Are the days of hiding assets overseas still a working strategy to avoid UK tax?
HMRC have recently warned taxpayers that they could face penalties if they fail to declare their income on foreign assets before the Requirement to Correct legislation comes into force.
What is the “Requirement to Correct” legislation. Taken literally, it could determine that teachers now have a legal obligation to correct pupils’ homework, or that galleries will be required to ensure that all pictures are hung parallel to the ground? What it actually means is that from 1 October 2018, UK taxpayers will be under a legal obligation to notify HMRC about any offshore tax liabilities relating to UK Income Tax, Capital Gains Tax, or Inheritance Tax.
And beware, from 1 October 2018, the UK will be exchanging information on this topic with more than 100 countries. HMRC says:
From 1 October more than 100 countries, including the UK, will be able to exchange data on financial accounts under the Common Reporting Standard (CRS).

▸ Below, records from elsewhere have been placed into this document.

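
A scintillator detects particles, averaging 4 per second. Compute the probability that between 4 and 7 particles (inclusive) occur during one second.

With mean μ = 4 per second,
P(4 ≤ N ≤ 7) = Σ_{j=4}^{7} e^(−4) · 4^j/j! ≈ 0.5154.

0.5154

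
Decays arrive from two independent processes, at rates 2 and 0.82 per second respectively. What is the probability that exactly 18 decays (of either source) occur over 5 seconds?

Independent Poisson processes superpose: combined rate λ = 2 + 0.82 = 2.82 per second.
Over the interval, μ = 2.82 × 5 = 14.1 (5 seconds).
P(N = 18) = e^(−14.1) · 14.1^18/18! ≈ 0.0570.

0.0570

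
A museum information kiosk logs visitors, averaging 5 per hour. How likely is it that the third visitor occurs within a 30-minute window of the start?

0.4562

Over the interval, μ = 5 × 0.5 = 2.5 (a 30-minute window = 0.5 hours).
The third arrival falls in the interval iff at least 3 events occur there: P(S_3 ≤ t) = P(N ≥ 3) = 1 − P(N ≤ 2) ≈ 0.4562.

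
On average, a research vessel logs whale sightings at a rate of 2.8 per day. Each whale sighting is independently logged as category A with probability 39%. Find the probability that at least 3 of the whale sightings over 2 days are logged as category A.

Thinning: the whale sightings that are logged as category A themselves form a Poisson process with rate 0.39 × 2.8 = 1.092 per day.
Over the interval, μ = 1.092 × 2 = 2.184 (2 days).
P(N ≥ 3) = 1 − P(N ≤ 2) ≈ 0.3730.

0.3730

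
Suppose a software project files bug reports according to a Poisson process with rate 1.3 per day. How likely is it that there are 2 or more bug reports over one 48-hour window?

Over the interval, μ = 1.3 × 2 = 2.6 (a 48-hour window = 2 days).
P(N ≥ 2) = 1 − P(N ≤ 1) = 1 − Σ_{j=0}^{1} e^(−μ) μ^j/j! ≈ 0.7326.

0.7326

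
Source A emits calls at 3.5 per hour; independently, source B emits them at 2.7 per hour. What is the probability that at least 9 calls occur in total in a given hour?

0.1741

Independent Poisson processes superpose: combined rate λ = 3.5 + 2.7 = 6.2 per hour.
So μ = 6.2.
P(N ≥ 9) = 1 − P(N ≤ 8) ≈ 0.1741.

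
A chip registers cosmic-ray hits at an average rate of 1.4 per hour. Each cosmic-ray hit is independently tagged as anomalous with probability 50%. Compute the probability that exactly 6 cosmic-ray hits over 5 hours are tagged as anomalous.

0.0771

Thinning: the cosmic-ray hits that are tagged as anomalous themselves form a Poisson process with rate 0.5 × 1.4 = 0.7 per hour.
Over the interval, μ = 0.7 × 5 = 3.5 (5 hours).
P(N = 6) = e^(−3.5) · 3.5^6/6! ≈ 0.0771.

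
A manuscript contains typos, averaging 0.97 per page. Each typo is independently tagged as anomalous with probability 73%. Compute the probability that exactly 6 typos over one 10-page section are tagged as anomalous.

Thinning: the typos that are tagged as anomalous themselves form a Poisson process with rate 0.73 × 0.97 = 0.7081 per page.
Over the interval, μ = 0.7081 × 10 = 7.081 (a 10-page section = 10 pages).
P(N = 6) = e^(−7.081) · 7.081^6/6! ≈ 0.1472.

0.1472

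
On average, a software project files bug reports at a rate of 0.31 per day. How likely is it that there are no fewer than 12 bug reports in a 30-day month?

0.2270

Over the interval, μ = 0.31 × 30 = 9.3 (a 30-day month = 30 days).
P(N ≥ 12) = 1 − P(N ≤ 11) = 1 − Σ_{j=0}^{11} e^(−μ) μ^j/j! ≈ 0.2270.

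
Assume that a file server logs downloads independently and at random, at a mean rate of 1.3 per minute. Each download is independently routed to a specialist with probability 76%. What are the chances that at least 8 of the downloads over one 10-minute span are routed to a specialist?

0.7688

Thinning: the downloads that are routed to a specialist themselves form a Poisson process with rate 0.76 × 1.3 = 0.988 per minute.
Over the interval, μ = 0.988 × 10 = 9.88 (a 10-minute span = 10 minutes).
P(N ≥ 8) = 1 − P(N ≤ 7) ≈ 0.7688.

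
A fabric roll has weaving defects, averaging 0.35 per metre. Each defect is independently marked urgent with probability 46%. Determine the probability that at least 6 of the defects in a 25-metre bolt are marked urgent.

0.2188

Thinning: the defects that are marked urgent themselves form a Poisson process with rate 0.46 × 0.35 = 0.161 per metre.
Over the interval, μ = 0.161 × 25 = 4.025 (a 25-metre bolt = 25 metres).
P(N ≥ 6) = 1 − P(N ≤ 5) ≈ 0.2188.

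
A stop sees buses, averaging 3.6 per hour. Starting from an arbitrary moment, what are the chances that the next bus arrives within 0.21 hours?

Inter-arrival times are exponential with rate λ = 3.6 per hour.
P(T ≤ 0.21) = 1 − e^(−λt) = 1 − e^(−3.6 × 0.21) = 1 − e^(−0.756) ≈ 0.5305.

0.5305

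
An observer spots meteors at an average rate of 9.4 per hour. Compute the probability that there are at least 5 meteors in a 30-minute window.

Over the interval, μ = 9.4 × 0.5 = 4.7 (a 30-minute window = 0.5 hours).
P(N ≥ 5) = 1 − P(N ≤ 4) = 1 − Σ_{j=0}^{4} e^(−μ) μ^j/j! ≈ 0.5054.

0.5054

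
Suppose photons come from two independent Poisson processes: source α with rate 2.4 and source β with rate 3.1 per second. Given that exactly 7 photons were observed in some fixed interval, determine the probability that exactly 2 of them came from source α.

Given the total, each event is independently from source α with probability p = λ_α/(λ_α+λ_β) = 2.4/5.5 ≈ 0.4364.
So K ~ Binomial(7, 2.4/5.5): P(K = 2) = C(7,2) · (2.4/5.5)^2 · (3.1/5.5)^5 ≈ 0.2275.

0.2275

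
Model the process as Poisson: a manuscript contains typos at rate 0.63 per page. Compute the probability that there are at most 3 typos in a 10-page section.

0.1264

Over the interval, μ = 0.63 × 10 = 6.3 (a 10-page section = 10 pages).
P(N ≤ 3) = Σ_{j=0}^{3} e^(−μ) μ^j/j! ≈ 0.1264.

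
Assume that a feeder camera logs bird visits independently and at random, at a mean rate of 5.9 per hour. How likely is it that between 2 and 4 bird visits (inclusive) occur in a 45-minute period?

0.4814

Over the interval, μ = 5.9 × 0.75 = 4.425 (a 45-minute period = 0.75 hours).
P(2 ≤ N ≤ 4) = Σ_{j=2}^{4} e^(−4.425) · 4.425^j/j! ≈ 0.4814.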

CRS data will significantly enhance HMRC’s ability to detect offshore non-compliance and it is in taxpayers’ interests to correct any non-compliance before that data is received.
The most common reasons for declaring offshore tax are in relation to foreign property, investment income and moving money into the UK from abroad. Over 17,000 people have already contacted HMRC to notify the department about tax due from sources of foreign income, such as their holiday homes and overseas properties.
Teachers and gallery owners can breathe a sigh of relief. UK owners of offshore assets that produce income or taxable gains, and that they have not previously declared to HMRC, would be advised to seek professional advice.